26. leap second


To celebrate the Leap Second Festival, on 30th June 2015 23:59:60 UTC (http://www.nmartproject.net/netex/?p=6354)
a performance is planned.

It will be simple and concise, consisting of either a Yes or a No.

The Yes or No will be generated by a quantum random number generator, which is a machine that generates a continuous stream of 1s and 0s based on the observation of specific sub-atomic particle interactions. For our purposes here, the data this machine generates can be considered as the most random, unpredicable in the world.

The answer (1 or 0, Yes or No) that is generated at the time of the festival will be recorded and documented, and this post updated.

Since all things in the universe are inter-dependent, the Yes or No is the answer to a question we have no means of describing nor understanding.
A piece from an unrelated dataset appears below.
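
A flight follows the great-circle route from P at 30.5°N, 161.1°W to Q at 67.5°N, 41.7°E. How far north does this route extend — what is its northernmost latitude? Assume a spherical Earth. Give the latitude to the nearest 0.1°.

The great circle lies in the plane with unit normal n̂ = (p₁ × p₂)/|p₁ × p₂|.
Here n̂_z ≈ -0.130; the vertex latitude is φ_max = arccos|n̂_z| ≈ 82.6°.

≈ 82.6°N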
What is Yes at some point in space or time, might be influencing a No at another. All we will be able to say, is that at this moment which is one second long, we know the answer, from a certain (but in all other aspects unquantifiable) point of view.

The question, which is really a Question, could be “what is the meaning of life?” but equally it could be “is there an answer?” In other words, we might end up going round and round in circles, never really sure what the question is (or how it should be properly phrased), nor really sure what form the answer (if there is one) might take.
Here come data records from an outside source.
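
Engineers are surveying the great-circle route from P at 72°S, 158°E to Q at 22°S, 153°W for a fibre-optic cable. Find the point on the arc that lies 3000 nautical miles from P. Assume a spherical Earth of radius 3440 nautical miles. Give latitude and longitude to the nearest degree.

≈ 29°S, 155°W

Convert each endpoint to a unit vector on the sphere (x = cos φ cos λ, y = cos φ sin λ, z = sin φ).
The central angle between the endpoints is δ = arccos(p₁·p₂) ≈ 0.995 rad (57.0°). The total great-circle distance is δ·R ≈ 0.995 × 3440 ≈ 3424 nmi, so the target fraction is f = 3000/3424 ≈ 0.876.
Interpolate at f ≈ 0.876 with slerp weights a = sin((1−f)δ)/sin δ ≈ 0.147, b = sin(fδ)/sin δ ≈ 0.913.
p = a·p₁ + b·p₂ ≈ (-0.796, -0.367, -0.481); φ = arcsin(p_z) ≈ -28.77°, λ = atan2(p_y, p_x) ≈ -155.23°.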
For the purpose of understanding and clarity, all your possible questions and answers are represented in a simple Yes or a No. There will, naturally, be those among you that declare that Life is not a Yes or a No, that in fact there are infinite regions of grey between these cold poles. I might drag these realists, kicking and screaming, through the works of Gerhard Richter or Ryoji Ikeda and then ask, what is grey, and can it be represented by 1s and 0s? …and after all that, what do you expect the result to be? What exactly would we have we proved, given that we weren’t really sure of the question in the first place?

Is this not what happens in all moments? You may reflect that at any one thought you are faced with a choice, a path, to go or to stay, to speak or remain silent. These moments and your choices are rarely recorded, but they happen and the consequences lead, second by second, day by day, not to answers but to more thoughts and choices. Or perhaps partial answers, to more partial questions, encapsulated in simple Yes or No. Also, consider this: all animals, all people, the whole universe is going through the same thing.

What will you make of the Answer, given that the Question is Unknowable? Is it a call to action or a resignation that everything is outside of our control? We could imagine that this mysterious Question has both Yes and No as equally valid Answers (even at the same time!) in which case, you may ask, what exactly is the point?

Nonetheless, what do you want the answer to be? You have only 1 second to decide, 1 second that doesn’t really exist. Make the leap,

Yes, or No?



The experiment passed; approximately, unscientifically, chaotically. Silently. The binary result, technically a ‘1’, in words perhaps conceivable as a ‘yes’. The pointlessness of interpretation hangs heavy. Inspite of my best efforts, I couldn’t form a question at the crucial moment, so the result simply hangs there as if in somekind of suspension. It occurs to me that our notion of opposites, of 1 and 0 as codes, symbols, is only perfectly conceived in the language of computers. It is not for us. Perhaps the question of whether we are also driven at some fundamental level of conciousness by streams of binary thoughts only reflects our need to simplify what we don’t understand. Perhaps we want to see some natural equivalence between the machines we build and the machines we are ourselves.

The idea that at any one moment, we could compute some answer to explain the current state of the universe, with its infinite inter-dependencies, might represent our mastery over the system in which we find ourselves (as if, we are simultaneously both of the system and outside it, looking in). The nonsense of this doesn’t stop us from acting as if it were infact true. Which is why the only appropriate time for such a calculation is inside an artificial second, whose creation is testiment to our inability to measure the heartbeat of the world. Randomness gives us the answer, and also a meta-answer, which is that all the yes’s and all the no’s cancel themselves out over time, leaving a pure emptiness.